Un forum parallèle à l’ONU appelle à lever l’interdiction américaine sur l’exportation de nicotine
7 octobre 2025
Par: Comité national contre le tabagisme
Dernière mise à jour : 10 octobre 2025
Temps de lecture : 8 minutes
En marge de l’Assemblée générale des Nations unies, la New Approaches Conference a réuni des acteurs directement liés à l’industrie de la nicotine pour promouvoir l’abrogation du Doggett Amendment, la loi américaine qui interdit depuis 1998 le soutien public à l’exportation de produits du tabac et de la nicotine. Derrière un discours présenté comme orienté vers la réduction des risques, cette initiative reflète avant tout une stratégie visant à affaiblir les réglementations protectrices et à légitimer l’expansion de nouveaux marchés nicotiniques[1].
Cette démarche s’inscrit directement en contradiction avec la Convention-cadre de l’OMS pour la lutte antitabac, qui exige des États parties de se protéger contre les ingérences de l’industrie, et appelle à une vigilance accrue face aux tentatives d’instrumentalisation des forums internationaux.

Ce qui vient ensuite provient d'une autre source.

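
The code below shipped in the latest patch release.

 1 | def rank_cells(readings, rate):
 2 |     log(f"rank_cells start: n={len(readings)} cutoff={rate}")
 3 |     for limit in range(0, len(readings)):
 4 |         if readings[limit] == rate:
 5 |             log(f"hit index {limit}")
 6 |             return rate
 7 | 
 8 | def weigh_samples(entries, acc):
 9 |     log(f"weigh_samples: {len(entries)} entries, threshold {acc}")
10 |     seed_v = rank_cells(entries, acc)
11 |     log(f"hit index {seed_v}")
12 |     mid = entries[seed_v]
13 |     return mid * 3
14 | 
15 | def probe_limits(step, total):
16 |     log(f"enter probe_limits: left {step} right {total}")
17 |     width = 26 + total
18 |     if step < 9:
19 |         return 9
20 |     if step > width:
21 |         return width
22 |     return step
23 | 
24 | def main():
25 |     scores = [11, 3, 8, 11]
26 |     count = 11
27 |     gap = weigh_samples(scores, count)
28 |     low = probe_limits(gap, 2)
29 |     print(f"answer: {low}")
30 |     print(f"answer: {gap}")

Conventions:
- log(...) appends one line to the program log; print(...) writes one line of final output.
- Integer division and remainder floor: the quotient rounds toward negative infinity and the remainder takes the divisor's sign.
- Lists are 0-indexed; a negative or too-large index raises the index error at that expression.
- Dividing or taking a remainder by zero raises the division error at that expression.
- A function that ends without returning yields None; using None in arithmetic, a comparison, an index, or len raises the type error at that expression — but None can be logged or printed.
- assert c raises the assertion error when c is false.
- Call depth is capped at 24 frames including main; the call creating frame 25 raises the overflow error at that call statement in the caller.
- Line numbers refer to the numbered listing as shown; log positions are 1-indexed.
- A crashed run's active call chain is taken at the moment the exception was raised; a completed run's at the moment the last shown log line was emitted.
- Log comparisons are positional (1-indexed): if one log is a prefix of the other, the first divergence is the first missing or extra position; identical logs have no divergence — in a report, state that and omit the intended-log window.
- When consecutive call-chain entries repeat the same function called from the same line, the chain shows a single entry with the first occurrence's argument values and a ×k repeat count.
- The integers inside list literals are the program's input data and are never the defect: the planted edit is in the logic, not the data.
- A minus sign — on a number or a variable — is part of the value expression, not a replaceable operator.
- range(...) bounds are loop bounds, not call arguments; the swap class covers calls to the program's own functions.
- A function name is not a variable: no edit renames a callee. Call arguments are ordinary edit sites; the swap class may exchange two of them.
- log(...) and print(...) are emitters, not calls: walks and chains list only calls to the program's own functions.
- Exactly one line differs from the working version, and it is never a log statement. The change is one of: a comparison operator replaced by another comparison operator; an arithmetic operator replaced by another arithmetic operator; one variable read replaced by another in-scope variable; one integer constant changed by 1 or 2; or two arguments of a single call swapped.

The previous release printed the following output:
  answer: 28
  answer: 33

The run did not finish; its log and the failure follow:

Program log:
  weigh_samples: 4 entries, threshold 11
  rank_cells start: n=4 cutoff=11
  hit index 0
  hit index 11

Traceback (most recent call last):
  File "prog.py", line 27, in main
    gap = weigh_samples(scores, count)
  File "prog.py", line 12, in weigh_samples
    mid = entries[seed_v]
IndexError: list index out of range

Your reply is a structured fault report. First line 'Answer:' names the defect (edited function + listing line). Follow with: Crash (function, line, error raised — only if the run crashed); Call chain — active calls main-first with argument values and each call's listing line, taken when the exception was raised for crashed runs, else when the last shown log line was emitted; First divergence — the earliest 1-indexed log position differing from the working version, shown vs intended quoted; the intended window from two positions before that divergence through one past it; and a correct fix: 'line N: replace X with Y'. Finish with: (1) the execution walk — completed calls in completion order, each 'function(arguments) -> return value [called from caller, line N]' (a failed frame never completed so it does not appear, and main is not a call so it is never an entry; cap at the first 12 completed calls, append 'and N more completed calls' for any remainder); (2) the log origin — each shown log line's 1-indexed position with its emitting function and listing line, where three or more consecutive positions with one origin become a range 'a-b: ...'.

Answer: the defect is in rank_cells at line 6.
The tell: The earliest visible damage is log position 4 — 'hit index 11' rather than the intended 'hit index 0'.
Crash: weigh_samples, line 12, IndexError.
Call chain: main -> weigh_samples([11, 3, 8, 11], 11) (called at line 27).
First divergence: at position 4 the run shows 'hit index 11' where the working version logs 'hit index 0'.
Intended log window:
  2: rank_cells start: n=4 cutoff=11
  3: hit index 0
  4: hit index 0
  5: enter probe_limits: left 33 right 2
Execution walk:
  rank_cells([11, 3, 8, 11], 11) -> 11  [called from weigh_samples, line 10]
Log origins:
  1: logged in weigh_samples at line 9
  2: logged in rank_cells at line 2
  3: logged in rank_cells at line 5
  4: logged in weigh_samples at line 11
A correct fix: line 6: replace `rate` with `limit`.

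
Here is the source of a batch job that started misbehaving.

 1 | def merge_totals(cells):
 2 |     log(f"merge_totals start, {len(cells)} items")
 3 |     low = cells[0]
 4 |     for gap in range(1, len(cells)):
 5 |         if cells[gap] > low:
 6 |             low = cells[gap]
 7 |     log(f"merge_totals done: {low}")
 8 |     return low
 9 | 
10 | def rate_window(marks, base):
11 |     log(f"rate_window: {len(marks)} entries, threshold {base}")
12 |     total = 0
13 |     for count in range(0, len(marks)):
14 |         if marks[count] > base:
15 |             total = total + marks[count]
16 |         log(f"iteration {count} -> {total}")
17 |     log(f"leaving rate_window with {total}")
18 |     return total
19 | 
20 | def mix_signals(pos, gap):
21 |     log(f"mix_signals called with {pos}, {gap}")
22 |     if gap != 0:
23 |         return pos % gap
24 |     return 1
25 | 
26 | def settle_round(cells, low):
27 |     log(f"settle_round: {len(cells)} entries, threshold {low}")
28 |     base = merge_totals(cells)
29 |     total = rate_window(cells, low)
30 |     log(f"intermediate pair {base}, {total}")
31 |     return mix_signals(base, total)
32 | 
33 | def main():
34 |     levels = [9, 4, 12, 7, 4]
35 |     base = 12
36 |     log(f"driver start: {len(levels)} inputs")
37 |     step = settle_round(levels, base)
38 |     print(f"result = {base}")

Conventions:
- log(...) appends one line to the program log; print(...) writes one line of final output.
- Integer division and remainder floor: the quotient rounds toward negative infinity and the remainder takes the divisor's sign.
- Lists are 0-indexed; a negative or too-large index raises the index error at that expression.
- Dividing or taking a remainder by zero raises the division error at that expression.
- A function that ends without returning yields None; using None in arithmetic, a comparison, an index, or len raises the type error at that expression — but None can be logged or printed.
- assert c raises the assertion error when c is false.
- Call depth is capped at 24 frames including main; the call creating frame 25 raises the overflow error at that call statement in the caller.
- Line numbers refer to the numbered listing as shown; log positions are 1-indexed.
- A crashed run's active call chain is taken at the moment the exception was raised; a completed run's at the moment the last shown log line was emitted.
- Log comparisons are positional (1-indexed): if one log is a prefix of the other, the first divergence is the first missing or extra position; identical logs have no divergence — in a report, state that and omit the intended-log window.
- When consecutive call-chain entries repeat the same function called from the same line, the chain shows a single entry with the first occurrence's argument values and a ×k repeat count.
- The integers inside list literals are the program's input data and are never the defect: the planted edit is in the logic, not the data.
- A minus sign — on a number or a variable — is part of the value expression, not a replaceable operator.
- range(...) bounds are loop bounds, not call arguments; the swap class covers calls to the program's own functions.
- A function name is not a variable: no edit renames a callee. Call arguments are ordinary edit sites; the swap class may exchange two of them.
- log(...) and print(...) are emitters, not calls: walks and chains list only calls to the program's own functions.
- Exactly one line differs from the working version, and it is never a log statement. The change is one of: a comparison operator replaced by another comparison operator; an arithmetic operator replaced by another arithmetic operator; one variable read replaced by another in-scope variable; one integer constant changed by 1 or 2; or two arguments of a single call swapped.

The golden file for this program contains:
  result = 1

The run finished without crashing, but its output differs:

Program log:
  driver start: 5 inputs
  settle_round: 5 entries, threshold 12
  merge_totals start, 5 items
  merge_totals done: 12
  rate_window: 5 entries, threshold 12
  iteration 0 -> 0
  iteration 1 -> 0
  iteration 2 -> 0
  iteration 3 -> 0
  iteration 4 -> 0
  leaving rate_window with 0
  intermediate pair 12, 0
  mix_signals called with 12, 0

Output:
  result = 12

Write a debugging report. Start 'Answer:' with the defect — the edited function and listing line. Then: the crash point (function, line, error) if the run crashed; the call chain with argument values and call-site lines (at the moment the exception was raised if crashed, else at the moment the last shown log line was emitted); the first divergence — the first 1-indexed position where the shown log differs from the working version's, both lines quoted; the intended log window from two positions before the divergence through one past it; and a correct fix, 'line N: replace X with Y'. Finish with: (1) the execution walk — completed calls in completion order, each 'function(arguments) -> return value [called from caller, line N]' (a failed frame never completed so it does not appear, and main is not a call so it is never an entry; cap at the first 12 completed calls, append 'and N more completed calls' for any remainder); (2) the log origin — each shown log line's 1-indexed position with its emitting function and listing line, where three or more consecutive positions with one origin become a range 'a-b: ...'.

Answer: the defect is in main at line 38.
The tell: Nothing in the log betrays the bug — only the output does.
Call chain: main -> settle_round([9, 4, 12, 7, 4], 12) (called at line 37) -> mix_signals(12, 0) (called at line 31).
First divergence: there is none — every log position agrees.
Execution walk:
  merge_totals([9, 4, 12, 7, 4]) -> 12  [called from settle_round, line 28]
  rate_window([9, 4, 12, 7, 4], 12) -> 0  [called from settle_round, line 29]
  mix_signals(12, 0) -> 1  [called from settle_round, line 31]
  settle_round([9, 4, 12, 7, 4], 12) -> 1  [called from main, line 37]
Log origin:
  1: logged in main at line 36
  2: logged in settle_round at line 27
  3: logged in merge_totals at line 2
  4: logged in merge_totals at line 7
  5: logged in rate_window at line 11
  6-10: logged in rate_window at line 16
  11: logged in rate_window at line 17
  12: logged in settle_round at line 30
  13: logged in mix_signals at line 21
A correct fix: line 38: replace `base` with `step`.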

Des intervenants marqués par des conflits d’intérêts
La New Approaches Conference se présente comme un espace indépendant et scientifique consacré à la réduction des risques liés au tabac. Pourtant, l’examen des profils des intervenants et des organisateurs met en évidence de nombreux liens directs avec l’industrie de la nicotine, qui soulèvent d’importantes interrogations en matière de conflits d’intérêts.
Parmi les figures mises en avant, Derek Yach, ancien haut responsable de l’Organisation mondiale de la santé (OMS), a fondé la Foundation for a Smoke-Free World (désormais Global Action to End Smoking), financée exclusivement par Philip Morris International, ce qui a conduit la communauté de santé publique à s’en distancier en raison de son manque d’indépendance. D’autres participants occupent des postes stratégiques au sein d’entreprises spécialisées dans les sachets de nicotine, les dispositifs de vapotage ou les produits oraux, comme Martin Steinbauer, cofondateur de SMOOD. Ces profils illustrent la volonté de l’industrie d’apparaître comme un acteur doté d’une expertise technique et porteuse d’un discours de santé publique visant à légitimer ses produits, notamment auprès des décideurs publics.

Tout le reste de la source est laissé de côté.